Still, this is an emotional story, and one worth watching. It’s a compelling look at Swartz’s evolution from a bright kid to a driven activist with prescient concerns about government surveillance and corruption.

The Internet’s Own Boy: The Story of Aaron Swartz – Trailer from FilmBuff on Vimeo.


So, I'm supposed to pay $10 to view an Internet film about a guy who thought that things on the Internet are supposed to be free, and killed himself because others threatened to put him in prison for his thievery?
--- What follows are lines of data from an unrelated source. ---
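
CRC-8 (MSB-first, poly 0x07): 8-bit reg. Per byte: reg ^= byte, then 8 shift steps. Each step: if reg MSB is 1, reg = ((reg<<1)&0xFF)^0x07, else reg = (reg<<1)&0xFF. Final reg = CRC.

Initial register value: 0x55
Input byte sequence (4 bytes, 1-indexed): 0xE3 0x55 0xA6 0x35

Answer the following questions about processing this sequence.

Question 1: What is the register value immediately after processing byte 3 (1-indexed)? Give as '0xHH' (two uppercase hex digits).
Answer: 0xA1

Derivation:
After byte 1 (0xE3): reg=0x0B
After byte 2 (0x55): reg=0x9D
After byte 3 (0xA6): reg=0xA1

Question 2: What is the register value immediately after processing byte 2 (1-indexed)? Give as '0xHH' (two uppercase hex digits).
Answer: 0x9D

Derivation:
After byte 1 (0xE3): reg=0x0B
After byte 2 (0x55): reg=0x9D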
Film makers repeatedly asked prosecutors or someone representing them to be interviewed for the film. They would not respond to any attempts to contact them. As for Aaron's "crime" this was the equivalent to being caught going 10 miles over the speed limit and being charged with attempted murder. He was threatened with 50 years in prison and a $1 million fine for downloading academic papers in order to put them into the public domain where they belonged. In fact, the service that he downloaded from asked that he not be prosecuted and ended up putting 4.5 million documents into the public domain where they should have been all along. Aaron's "crime" would have netted him no financial gain under any circumstance. They estimated that the damages to the firm that held the papers was $50,000. Yet prosecutors insisted he plead guilty to federal charges which would have branded him a felon for the rest of his life. They drained his bank account. And they insisted on a prison term. Let's contrast this with the banking scandals occurring at roughly the same time. Bankers were found guilty of money laundering, rate fixing, fraud, etc., to the tune of billions for their own gain. Do you know how much time they spent in prison? Not one U.S. banker spent even one day in jail. And they were fined an amount that was less than the profits they made from their crimes. THAT my friend is how justice works when you are wealthy and have powerful corporate connections. When you are a poor, depressed, young man with no corporate connections, you are a sitting duck for any type of treatment a blood-thirsty, overzealous prosecutor wishes to dole out.